Our Thanksgiving festivities started a day early. While I was starting to cook some of the food the day before Thanksgiving, I thought I would revisit a fun idea I had done last year. As you must know by now, I am a HUGE "Peanuts" fan! I (heart) Charlie Brown!!! So while the littles watched "A Charlie Brown Thanksgiving," I made them the silly Thanksgiving lunch that was featured in the movie...

 
What carb-loving-person wouldn't gobble this lunch right up!?!? Such a fun treat!
 

On the actual holiday, my family hosted Thanksgiving dinner at my mom's house...

 
Girls-only please :0)...

 
Just my gorgeous turkey...

 
Before dinner, there was even more picture taking.

Some of the manly-men...


Some of the lovely-ladies...


Both of the little-ladies...


And Grammy with her girls...

 
These 2 just couldn't get it together...either of them kept closing their eyes!...
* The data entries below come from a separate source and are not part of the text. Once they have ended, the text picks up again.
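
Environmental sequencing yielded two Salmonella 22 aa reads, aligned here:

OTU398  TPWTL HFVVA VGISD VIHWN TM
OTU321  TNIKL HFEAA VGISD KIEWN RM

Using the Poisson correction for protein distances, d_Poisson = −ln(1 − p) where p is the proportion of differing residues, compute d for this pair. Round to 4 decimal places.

0.4520

Mismatches occur at site 2 (P→N), site 3 (W→I), site 4 (T→K), site 8 (V→E), site 9 (V→A), site 16 (V→K), site 18 (H→E), site 21 (T→R).
p = 8/22 = 0.363636.
d = −ln(1 − 0.363636) = −ln(0.636364) = 0.4520.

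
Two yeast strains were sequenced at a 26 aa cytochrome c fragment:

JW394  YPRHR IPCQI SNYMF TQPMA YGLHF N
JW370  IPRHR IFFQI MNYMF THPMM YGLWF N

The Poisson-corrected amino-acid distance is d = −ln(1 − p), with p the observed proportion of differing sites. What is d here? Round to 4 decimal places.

0.3137

Differing sites — 1:Y/I; 7:P/F; 8:C/F; 11:S/M; 17:Q/H; 20:A/M; 24:H/W.
p = 7/26 = 0.269231.
d = −ln(1 − 0.269231) = −ln(0.730769) = 0.3137.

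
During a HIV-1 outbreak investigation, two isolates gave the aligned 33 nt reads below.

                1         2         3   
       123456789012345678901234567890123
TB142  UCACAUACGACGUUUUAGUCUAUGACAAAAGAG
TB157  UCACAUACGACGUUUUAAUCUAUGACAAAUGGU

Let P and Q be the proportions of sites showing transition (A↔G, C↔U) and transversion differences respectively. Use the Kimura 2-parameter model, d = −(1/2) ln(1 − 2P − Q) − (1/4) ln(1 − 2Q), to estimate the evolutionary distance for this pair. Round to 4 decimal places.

The sequences differ at positions 18 (G/A, transition), 30 (A/U, transversion), 32 (A/G, transition), 33 (G/U, transversion).
Of the 4 differences, 2 transitions and 2 transversions over 33 sites: P = 2/33 = 0.060606, Q = 2/33 = 0.060606.
d = −0.5·ln(0.818182) − 0.25·ln(0.878788) = −0.5·(-0.200670) − 0.25·(-0.129212) = 0.1326.

0.1326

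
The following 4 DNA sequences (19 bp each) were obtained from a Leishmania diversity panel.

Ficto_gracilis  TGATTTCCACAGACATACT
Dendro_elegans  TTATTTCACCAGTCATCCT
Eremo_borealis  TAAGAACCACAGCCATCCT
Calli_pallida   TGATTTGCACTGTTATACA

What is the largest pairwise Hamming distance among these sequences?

Pairwise Hamming distances:
  Ficto_gracilis vs Dendro_elegans: 5
  Ficto_gracilis vs Eremo_borealis: 6
  Ficto_gracilis vs Calli_pallida: 5
  Dendro_elegans vs Eremo_borealis: 7
  Dendro_elegans vs Calli_pallida: 8
  Eremo_borealis vs Calli_pallida: 10
The largest is 10, between Eremo_borealis and Calli_pallida.

10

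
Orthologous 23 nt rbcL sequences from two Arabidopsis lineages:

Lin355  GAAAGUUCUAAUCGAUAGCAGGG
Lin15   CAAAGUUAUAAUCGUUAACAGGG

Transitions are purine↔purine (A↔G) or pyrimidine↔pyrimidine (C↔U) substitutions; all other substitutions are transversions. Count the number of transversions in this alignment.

3

Mismatches occur at site 1 (G/C, transversion), site 8 (C/A, transversion), site 15 (A/U, transversion), site 18 (G/A, transition).
Of the 4 differences, 1 transition and 3 transversions, so the answer is 3.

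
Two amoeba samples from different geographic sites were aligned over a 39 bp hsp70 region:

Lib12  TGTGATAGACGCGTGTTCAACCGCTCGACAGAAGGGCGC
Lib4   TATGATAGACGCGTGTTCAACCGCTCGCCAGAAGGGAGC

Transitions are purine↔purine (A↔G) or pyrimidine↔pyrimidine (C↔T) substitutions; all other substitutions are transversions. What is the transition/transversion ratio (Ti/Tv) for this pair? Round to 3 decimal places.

0.500

Differing sites — 2:G/A (Ti); 28:A/C (Tv); 37:C/A (Tv).
Of the 3 differences, 1 transition and 2 transversions, so Ti/Tv = 1/2 = 0.500.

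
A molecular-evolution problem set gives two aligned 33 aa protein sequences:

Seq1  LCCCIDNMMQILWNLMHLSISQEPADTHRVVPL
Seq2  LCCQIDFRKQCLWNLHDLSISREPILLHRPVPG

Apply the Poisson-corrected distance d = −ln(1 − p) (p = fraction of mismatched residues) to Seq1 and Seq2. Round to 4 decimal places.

0.5008

Mismatches occur at site 4 (C/Q), site 7 (N/F), site 8 (M/R), site 9 (M/K), site 11 (I/C), site 16 (M/H), site 17 (H/D), site 22 (Q/R), site 25 (A/I), site 26 (D/L), site 27 (T/L), site 30 (V/P), site 33 (L/G).
p = 13/33 = 0.393939.
d = −ln(1 − 0.393939) = −ln(0.606061) = 0.5008.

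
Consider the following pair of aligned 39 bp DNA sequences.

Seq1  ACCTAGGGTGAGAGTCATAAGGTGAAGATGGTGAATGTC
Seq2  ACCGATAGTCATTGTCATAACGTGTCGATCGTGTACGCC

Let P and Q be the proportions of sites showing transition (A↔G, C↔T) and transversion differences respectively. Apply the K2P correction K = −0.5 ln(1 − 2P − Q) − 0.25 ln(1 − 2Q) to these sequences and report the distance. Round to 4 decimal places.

Mismatches occur at site 4 (T→G, transversion), site 6 (G→T, transversion), site 7 (G→A, transition), site 10 (G→C, transversion), site 12 (G→T, transversion), site 13 (A→T, transversion), site 21 (G→C, transversion), site 25 (A→T, transversion), site 26 (A→C, transversion), site 30 (G→C, transversion), site 34 (A→T, transversion), site 36 (T→C, transition), site 38 (T→C, transition).
Of the 13 differences, 3 transitions and 10 transversions over 39 sites: P = 3/39 = 0.076923, Q = 10/39 = 0.256410.
d = −0.5·ln(0.589744) − 0.25·ln(0.487180) = −0.5·(-0.528067) − 0.25·(-0.719122) = 0.4438.

0.4438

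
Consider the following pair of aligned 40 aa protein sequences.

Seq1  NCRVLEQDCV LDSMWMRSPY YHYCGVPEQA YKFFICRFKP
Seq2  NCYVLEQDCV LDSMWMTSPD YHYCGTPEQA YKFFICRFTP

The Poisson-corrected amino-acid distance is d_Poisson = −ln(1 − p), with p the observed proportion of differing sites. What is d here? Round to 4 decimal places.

0.1335

The sequences differ at positions 3 (R/Y), 17 (R/T), 20 (Y/D), 26 (V/T), 39 (K/T).
p = 5/40 = 0.125000.
d = −ln(1 − 0.125000) = −ln(0.875000) = 0.1335.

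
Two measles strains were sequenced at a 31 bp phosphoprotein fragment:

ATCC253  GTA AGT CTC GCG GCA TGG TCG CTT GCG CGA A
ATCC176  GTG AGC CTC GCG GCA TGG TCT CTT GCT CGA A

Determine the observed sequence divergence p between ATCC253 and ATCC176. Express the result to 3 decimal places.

0.129

Mismatches occur at site 3 (A/G), site 6 (T/C), site 21 (G/T), site 27 (G/T).
There are 4 differences over 31 sites, so p = 4/31 = 0.129.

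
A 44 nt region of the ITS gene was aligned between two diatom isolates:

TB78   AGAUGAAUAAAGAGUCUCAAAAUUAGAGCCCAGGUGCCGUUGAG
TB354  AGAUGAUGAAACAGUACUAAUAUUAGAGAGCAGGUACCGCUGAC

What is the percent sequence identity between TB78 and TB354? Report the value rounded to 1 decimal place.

Differing sites — 7:A/U; 8:U/G; 12:G/C; 16:C/A; 17:U/C; 18:C/U; 21:A/U; 29:C/A; 30:C/G; 36:G/A; 40:U/C; 44:G/C.
32 of the 44 sites match, so the percent identity is 32/44 × 100 = 72.7%.

72.7%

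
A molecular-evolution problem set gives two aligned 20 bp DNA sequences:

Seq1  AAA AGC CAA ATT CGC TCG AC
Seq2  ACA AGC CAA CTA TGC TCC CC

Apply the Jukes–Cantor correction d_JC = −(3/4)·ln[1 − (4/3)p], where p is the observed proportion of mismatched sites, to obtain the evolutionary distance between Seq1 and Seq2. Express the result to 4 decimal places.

Mismatches occur at site 2 (A↔C), site 10 (A↔C), site 12 (T↔A), site 13 (C↔T), site 18 (G↔C), site 19 (A↔C).
p = 6/20 = 0.300000.
d = −0.75 · ln(1 − (4/3)·0.300000) = −0.75 · ln(0.600000) = −0.75 · (-0.510826) = 0.3831.

0.3831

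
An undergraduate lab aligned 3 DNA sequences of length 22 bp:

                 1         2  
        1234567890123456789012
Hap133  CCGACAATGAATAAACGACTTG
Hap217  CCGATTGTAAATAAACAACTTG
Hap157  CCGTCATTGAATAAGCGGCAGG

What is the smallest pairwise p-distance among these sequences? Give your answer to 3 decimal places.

Pairwise Hamming distances:
  Hap133 vs Hap217: 5
  Hap133 vs Hap157: 6
  Hap217 vs Hap157: 10
The smallest is 5 mismatches, between Hap133 and Hap217; p = 5/22 = 0.227.

0.227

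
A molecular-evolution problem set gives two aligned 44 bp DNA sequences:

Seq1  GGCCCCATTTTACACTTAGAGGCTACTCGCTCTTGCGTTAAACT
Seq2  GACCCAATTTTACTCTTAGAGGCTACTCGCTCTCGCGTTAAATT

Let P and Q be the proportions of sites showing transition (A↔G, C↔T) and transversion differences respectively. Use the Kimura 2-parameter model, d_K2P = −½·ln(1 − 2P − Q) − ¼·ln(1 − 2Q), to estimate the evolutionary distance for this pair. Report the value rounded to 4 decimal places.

Mismatches occur at site 2 (G/A, transition), site 6 (C/A, transversion), site 14 (A/T, transversion), site 34 (T/C, transition), site 43 (C/T, transition).
Of the 5 differences, 3 transitions and 2 transversions over 44 sites: P = 3/44 = 0.068182, Q = 2/44 = 0.045455.
d = −0.5·ln(0.818181) − 0.25·ln(0.909090) = −0.5·(-0.200672) − 0.25·(-0.095311) = 0.1242.

0.1242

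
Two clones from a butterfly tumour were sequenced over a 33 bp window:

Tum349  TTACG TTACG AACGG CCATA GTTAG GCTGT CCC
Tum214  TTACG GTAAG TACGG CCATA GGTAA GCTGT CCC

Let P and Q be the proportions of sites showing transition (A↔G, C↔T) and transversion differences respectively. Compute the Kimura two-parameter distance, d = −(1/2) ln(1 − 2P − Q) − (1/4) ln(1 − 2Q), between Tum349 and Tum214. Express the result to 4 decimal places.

0.1697

The sequences differ at positions 6 (T/G, transversion), 9 (C/A, transversion), 11 (A/T, transversion), 22 (T/G, transversion), 25 (G/A, transition).
Of the 5 differences, 1 transition and 4 transversions over 33 sites: P = 1/33 = 0.030303, Q = 4/33 = 0.121212.
d = −0.5·ln(0.818182) − 0.25·ln(0.757576) = −0.5·(-0.200670) − 0.25·(-0.277631) = 0.1697.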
And Uncle Rick orchestrated a game of football with the boys...

 
 

Some pre-dinner eating included...

Rick's Famous Cheeseball, Sees Candy...
 
...and even MORE chocolate from Cousin Jay!!!...

 
Fancy-Shmancy stuff here folks!...

 
The tables were set...

 
 
 
The turkey was READY!...

 
And then "the incident" occurred. This was the 10th year Rick and I have hosted Thanksgiving, but this was the 1st year I carved the turkey. After carving said turkey, I laid the carving fork right next to the platter on the kitchen counter for a second. Right then, my brother's dog sneaks into the kitchen, and tries to snatch a piece of turkey right off of the platter ("BAD DOG!!!")...but instead, the dog's snout ever so slightly knocks the carving fork off of the counter, and then like in sloooooow moooooootioooooon, the carving fork sails to the ground (pointers-side-down) straight in to the top of my foot!!! OOOOOUCH! Insert gushing blood...Insert lots of pain...Insert too many questions from too many people ("WHAT HAPPENED!? ARE YOU OK!? WHAT'S GOING ON!?"). After processing in my mind what had just happened, and what I should do next (stop the bleeding!)...I was officially escorted out of/banned-from the kitchen, lol! Fortunately, there are MANY unlicensed "doctors" in my family, and I was well cared for...even with the varying opinions/"prescriptions" of what cleaning-of-the-wound techniques should be done (or not done.)

Reliving "the incident"...

 
A little prick...a little bruising...a LOT of drama, lol...

 
After "the incident" was wrapped up, it was EATIN' TIME!!!

 
 
Everyone was very excited to be eating!...

 
 
 
Wyatt had been looking forward to eating the drumstick for like a MONTH! His moment was finally here!!!...

 
After dinner, comes dessert...and would you believe...I didn't take a single picture of the desserts! How is that even possible!?!?! :0( "The incident" had obviously messed with my decision making. :0(

So after dessert...and after sharing what we were thankful for...Auntie Cheech had a surprise for the littles!!!

 
A Lego Advent Calendar for all of my little Lego addicts! :0)

Even with "the incident," it was a great evening with the ones we love. There was food...there was fun...there was family...a perfect recipe for a good time!